Israel has profound concerns about security. There are also considerable gaps between the sides on the most sensitive issues, like sovereignty over Jerusalem, with its sacred Jewish, Muslim and Christian sites, and the Palestinian demand for the right of return for refugees of the 1948 war and their descendants, now numbering millions, to their former homes in what is now Israel.
But what Palestinians view as the main obstacle to the realization of the two-state solution is Israel's continued settlement construction in parts of the West Bank and East Jerusalem, strengthening a 40-year-old enterprise that was designed to guarantee a permanent Israeli presence and control.
"Where will the Palestinian state rise up?" asked Qaddurah Fares, a grassroots Fatah leader in Ramallah, in an interview this summer. "The Israeli nation is inside us already," he said.

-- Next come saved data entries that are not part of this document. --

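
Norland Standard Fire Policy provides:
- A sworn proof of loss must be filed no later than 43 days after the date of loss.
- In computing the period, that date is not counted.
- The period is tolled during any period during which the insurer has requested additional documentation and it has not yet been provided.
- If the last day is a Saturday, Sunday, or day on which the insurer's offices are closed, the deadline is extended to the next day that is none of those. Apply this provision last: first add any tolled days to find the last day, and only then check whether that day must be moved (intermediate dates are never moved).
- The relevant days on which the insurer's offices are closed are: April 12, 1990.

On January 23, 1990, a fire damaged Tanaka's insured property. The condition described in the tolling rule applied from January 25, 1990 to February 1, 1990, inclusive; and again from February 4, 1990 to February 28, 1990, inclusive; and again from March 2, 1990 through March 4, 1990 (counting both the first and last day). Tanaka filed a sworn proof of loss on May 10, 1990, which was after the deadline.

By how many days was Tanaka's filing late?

43 days after January 23, 1990 is March 7, 1990.
From January 25, 1990 through February 1, 1990 inclusive is 8 days; tolling adds 8 days: March 7, 1990 + 8 days = March 15, 1990.
From February 4, 1990 through February 28, 1990 inclusive is 25 days; tolling adds 25 days: March 15, 1990 + 25 days = April 9, 1990.
From March 2, 1990 through March 4, 1990 inclusive is 3 days; tolling adds 3 days: April 9, 1990 + 3 days = April 12, 1990.
April 12, 1990 is a listed holiday. The next qualifying day is April 13, 1990.
The deadline is April 13, 1990; from April 13, 1990 to May 10, 1990 is 27 days.

27 days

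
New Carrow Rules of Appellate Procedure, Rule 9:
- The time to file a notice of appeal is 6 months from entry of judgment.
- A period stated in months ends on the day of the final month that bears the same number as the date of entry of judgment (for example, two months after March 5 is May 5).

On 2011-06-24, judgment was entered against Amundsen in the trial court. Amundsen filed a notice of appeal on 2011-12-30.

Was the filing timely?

6 months after 2011-06-24 is December 24, 2011.
The deadline is December 24, 2011; the filing on December 30, 2011 is after that date.

No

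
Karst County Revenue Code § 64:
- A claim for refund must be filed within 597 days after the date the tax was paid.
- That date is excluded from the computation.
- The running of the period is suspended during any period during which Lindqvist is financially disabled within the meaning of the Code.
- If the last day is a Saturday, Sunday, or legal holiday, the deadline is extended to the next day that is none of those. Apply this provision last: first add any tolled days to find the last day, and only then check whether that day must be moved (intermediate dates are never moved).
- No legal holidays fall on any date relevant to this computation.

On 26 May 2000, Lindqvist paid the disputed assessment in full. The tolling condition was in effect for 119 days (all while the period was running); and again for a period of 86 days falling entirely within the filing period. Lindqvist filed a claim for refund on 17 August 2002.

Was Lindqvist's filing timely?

597 days after 26 May 2000 is January 13, 2002.
Tolling adds 119 days: January 13, 2002 + 119 days = May 12, 2002.
Tolling adds 86 days: May 12, 2002 + 86 days = August 6, 2002.
August 6, 2002 is a Tuesday and not a legal holiday, so no extension applies.
The deadline is August 6, 2002; the filing on August 17, 2002 is after that date.

No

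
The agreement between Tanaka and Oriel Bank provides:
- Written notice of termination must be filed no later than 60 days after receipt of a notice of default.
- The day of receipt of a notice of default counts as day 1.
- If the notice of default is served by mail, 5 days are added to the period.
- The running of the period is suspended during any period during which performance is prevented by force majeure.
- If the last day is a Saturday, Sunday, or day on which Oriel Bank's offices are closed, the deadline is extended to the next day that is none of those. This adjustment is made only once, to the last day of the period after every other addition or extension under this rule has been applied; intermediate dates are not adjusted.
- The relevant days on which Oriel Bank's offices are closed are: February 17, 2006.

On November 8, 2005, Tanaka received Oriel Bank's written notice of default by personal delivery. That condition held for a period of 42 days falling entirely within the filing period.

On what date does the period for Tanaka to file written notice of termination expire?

February 20, 2006

Counting November 8, 2005 as day 1, day 60 is January 6, 2006.
Service was not by mail, so no mail extension applies.
Tolling adds 42 days: January 6, 2006 + 42 days = February 17, 2006.
February 17, 2006 is a listed holiday; February 18, 2006 is Saturday; February 19, 2006 is Sunday. The next qualifying day is February 20, 2006.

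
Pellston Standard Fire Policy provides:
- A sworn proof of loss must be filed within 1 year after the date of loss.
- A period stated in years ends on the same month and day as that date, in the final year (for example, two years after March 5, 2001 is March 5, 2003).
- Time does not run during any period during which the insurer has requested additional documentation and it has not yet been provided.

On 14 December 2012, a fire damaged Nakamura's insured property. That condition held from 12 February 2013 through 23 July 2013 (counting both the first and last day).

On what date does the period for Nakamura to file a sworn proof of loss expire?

May 25, 2014

1 year after 14 December 2012 is December 14, 2013.
From February 12, 2013 through July 23, 2013 inclusive is 162 days; tolling adds 162 days: December 14, 2013 + 162 days = May 25, 2014.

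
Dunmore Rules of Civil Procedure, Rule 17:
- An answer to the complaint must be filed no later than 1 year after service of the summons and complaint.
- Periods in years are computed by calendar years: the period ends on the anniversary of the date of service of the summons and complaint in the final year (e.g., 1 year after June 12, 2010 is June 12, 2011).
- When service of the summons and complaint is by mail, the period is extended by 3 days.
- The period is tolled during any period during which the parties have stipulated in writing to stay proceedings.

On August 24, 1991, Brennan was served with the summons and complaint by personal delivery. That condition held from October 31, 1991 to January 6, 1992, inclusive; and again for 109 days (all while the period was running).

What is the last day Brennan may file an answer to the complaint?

February 17, 1993

1 year after August 24, 1991 is August 24, 1992.
Service was not by mail, so no mail extension applies.
From October 31, 1991 through January 6, 1992 inclusive is 68 days; tolling adds 68 days: August 24, 1992 + 68 days = October 31, 1992.
Tolling adds 109 days: October 31, 1992 + 109 days = February 17, 1993.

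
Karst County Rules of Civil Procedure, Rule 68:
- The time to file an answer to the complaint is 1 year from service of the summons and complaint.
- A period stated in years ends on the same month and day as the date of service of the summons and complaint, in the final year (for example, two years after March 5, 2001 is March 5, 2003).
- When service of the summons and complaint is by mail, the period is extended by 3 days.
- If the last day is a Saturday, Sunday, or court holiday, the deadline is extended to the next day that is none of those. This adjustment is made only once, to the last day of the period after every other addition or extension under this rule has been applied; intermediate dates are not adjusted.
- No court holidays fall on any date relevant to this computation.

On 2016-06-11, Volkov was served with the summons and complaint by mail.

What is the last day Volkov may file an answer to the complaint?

1 year after 2016-06-11 is June 11, 2017.
Service was by mail, adding 3 days: June 11, 2017 + 3 days = June 14, 2017.
June 14, 2017 is a Wednesday and not a court holiday, so no extension applies.

June 14, 2017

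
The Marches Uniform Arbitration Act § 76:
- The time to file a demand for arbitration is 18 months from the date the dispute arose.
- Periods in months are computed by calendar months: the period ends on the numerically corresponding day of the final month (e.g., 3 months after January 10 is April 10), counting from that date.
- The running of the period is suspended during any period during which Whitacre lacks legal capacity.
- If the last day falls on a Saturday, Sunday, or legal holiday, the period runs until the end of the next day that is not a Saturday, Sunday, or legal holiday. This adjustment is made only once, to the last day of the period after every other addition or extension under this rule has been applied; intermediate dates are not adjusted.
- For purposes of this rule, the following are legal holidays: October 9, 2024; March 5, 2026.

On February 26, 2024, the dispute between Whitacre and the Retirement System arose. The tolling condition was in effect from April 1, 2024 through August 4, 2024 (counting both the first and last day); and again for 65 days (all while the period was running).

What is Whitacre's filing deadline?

March 6, 2026

18 months after February 26, 2024 is August 26, 2025.
From April 1, 2024 through August 4, 2024 inclusive is 126 days; tolling adds 126 days: August 26, 2025 + 126 days = December 30, 2025.
Tolling adds 65 days: December 30, 2025 + 65 days = March 5, 2026.
March 5, 2026 is a listed holiday. The next qualifying day is March 6, 2026.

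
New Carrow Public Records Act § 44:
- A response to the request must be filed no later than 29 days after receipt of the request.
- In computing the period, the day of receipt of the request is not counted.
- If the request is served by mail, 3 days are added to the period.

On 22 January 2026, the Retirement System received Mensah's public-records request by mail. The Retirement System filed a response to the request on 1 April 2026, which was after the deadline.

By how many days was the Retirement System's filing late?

37 days

29 days after 22 January 2026 is February 20, 2026.
Service was by mail, adding 3 days: February 20, 2026 + 3 days = February 23, 2026.
The deadline is February 23, 2026; from February 23, 2026 to April 1, 2026 is 37 days.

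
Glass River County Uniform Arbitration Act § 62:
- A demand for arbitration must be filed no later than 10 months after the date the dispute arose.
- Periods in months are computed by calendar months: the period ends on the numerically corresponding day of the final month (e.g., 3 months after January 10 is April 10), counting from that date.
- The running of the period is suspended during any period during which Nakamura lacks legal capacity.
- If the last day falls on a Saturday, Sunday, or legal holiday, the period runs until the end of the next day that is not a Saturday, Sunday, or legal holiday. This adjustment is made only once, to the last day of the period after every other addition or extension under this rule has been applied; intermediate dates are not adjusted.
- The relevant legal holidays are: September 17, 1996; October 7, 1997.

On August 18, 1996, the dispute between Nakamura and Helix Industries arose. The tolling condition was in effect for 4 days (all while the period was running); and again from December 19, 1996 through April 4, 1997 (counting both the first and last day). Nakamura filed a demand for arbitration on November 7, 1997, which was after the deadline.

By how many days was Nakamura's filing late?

30 days

10 months after August 18, 1996 is June 18, 1997.
Tolling adds 4 days: June 18, 1997 + 4 days = June 22, 1997.
From December 19, 1996 through April 4, 1997 inclusive is 107 days; tolling adds 107 days: June 22, 1997 + 107 days = October 7, 1997.
October 7, 1997 is a listed holiday. The next qualifying day is October 8, 1997.
The deadline is October 8, 1997; from October 8, 1997 to November 7, 1997 is 30 days.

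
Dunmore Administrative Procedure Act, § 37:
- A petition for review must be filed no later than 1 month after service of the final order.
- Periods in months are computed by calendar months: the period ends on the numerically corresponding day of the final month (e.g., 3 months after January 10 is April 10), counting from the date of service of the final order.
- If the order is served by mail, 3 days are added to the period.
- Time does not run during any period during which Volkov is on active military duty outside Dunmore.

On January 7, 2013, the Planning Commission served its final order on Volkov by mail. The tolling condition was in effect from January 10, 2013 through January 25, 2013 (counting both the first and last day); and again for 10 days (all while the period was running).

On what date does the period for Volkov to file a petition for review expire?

March 8, 2013

1 month after January 7, 2013 is February 7, 2013.
Service was by mail, adding 3 days: February 7, 2013 + 3 days = February 10, 2013.
From January 10, 2013 through January 25, 2013 inclusive is 16 days; tolling adds 16 days: February 10, 2013 + 16 days = February 26, 2013.
Tolling adds 10 days: February 26, 2013 + 10 days = March 8, 2013.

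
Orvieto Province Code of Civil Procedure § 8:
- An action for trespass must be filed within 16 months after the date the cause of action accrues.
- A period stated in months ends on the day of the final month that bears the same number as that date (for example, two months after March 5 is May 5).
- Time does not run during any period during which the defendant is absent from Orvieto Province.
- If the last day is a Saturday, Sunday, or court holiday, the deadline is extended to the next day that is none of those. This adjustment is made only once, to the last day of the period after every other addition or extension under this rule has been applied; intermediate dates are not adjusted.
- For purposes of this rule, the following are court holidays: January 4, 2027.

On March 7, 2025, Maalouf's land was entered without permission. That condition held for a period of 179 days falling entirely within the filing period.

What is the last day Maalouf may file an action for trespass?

January 5, 2027

16 months after March 7, 2025 is July 7, 2026.
Tolling adds 179 days: July 7, 2026 + 179 days = January 2, 2027.
January 2, 2027 is Saturday; January 3, 2027 is Sunday; January 4, 2027 is a listed holiday. The next qualifying day is January 5, 2027.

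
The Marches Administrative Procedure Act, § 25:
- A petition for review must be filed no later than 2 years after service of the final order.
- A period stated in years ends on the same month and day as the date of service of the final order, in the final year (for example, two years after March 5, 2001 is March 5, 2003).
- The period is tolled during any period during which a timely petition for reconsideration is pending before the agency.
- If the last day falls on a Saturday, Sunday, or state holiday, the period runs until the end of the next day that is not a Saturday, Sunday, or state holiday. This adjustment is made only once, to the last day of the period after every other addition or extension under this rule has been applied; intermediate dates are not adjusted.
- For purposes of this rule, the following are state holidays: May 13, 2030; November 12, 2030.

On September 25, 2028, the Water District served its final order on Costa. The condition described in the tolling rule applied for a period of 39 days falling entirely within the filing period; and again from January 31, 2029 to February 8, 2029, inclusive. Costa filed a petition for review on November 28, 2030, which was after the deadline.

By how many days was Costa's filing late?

2 years after September 25, 2028 is September 25, 2030.
Tolling adds 39 days: September 25, 2030 + 39 days = November 3, 2030.
From January 31, 2029 through February 8, 2029 inclusive is 9 days; tolling adds 9 days: November 3, 2030 + 9 days = November 12, 2030.
November 12, 2030 is a listed holiday. The next qualifying day is November 13, 2030.
The deadline is November 13, 2030; from November 13, 2030 to November 28, 2030 is 15 days.

15 days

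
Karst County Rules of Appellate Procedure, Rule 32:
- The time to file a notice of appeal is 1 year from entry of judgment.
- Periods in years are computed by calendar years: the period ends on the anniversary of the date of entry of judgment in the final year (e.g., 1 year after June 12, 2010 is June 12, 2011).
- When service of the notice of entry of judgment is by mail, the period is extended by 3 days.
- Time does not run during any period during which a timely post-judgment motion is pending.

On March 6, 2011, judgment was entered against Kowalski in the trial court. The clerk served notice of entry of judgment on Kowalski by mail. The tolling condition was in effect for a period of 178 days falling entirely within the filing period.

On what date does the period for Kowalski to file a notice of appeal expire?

September 3, 2012

1 year after March 6, 2011 is March 6, 2012.
Service was by mail, adding 3 days: March 6, 2012 + 3 days = March 9, 2012.
Tolling adds 178 days: March 9, 2012 + 178 days = September 3, 2012.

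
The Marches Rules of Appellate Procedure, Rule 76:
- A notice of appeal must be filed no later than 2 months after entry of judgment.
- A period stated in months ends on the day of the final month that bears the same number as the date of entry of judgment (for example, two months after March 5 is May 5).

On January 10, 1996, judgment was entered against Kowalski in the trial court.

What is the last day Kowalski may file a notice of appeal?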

In 2003 Fares signed onto the Geneva Accord, an unofficial blueprint for a two-state deal. "I am still for a two-state solution," he said. "You don't change visions every day. But it is not realistic."
Palestinian public opinion polls show a clear majority still favors a two-state solution and the Fatah establishment remains committed to it, according to Khalil Shikaki, a well-respected political analyst in Ramallah.
But the binational threat of the chief negotiator, Qurei, "gave an indication of where Fatah might go," he said.
Parts of Fatah are already coming over to binationalism, particularly among the frustrated Fatah young guard, now in their mid to late 40s, who are using the reassessment as a way of asserting themselves.
Still, says Mahdi Abdul Hadi, who directs a research institute in East Jerusalem, "Nobody is spelling it out. They are not endorsing it publicly because of the absence of leadership and consensus."
Meanwhile, nobody is willing to put a date on ending the peace process and nothing much has actually changed.
"No one will decide," said Ghassan Khatib, a lecturer in cultural studies at Bir Zeit University in the West Bank. "There is lots of debate, but few new ideas or conclusions."
Encapsulating the Palestinian predicament, Fares, the Fatah leader in Ramallah, said that if Israel gave him the choice of a state in the 1967 territories or of living together in peace, "I'd choose the latter. But we don't have the choice, not of this and not of that." - IHT.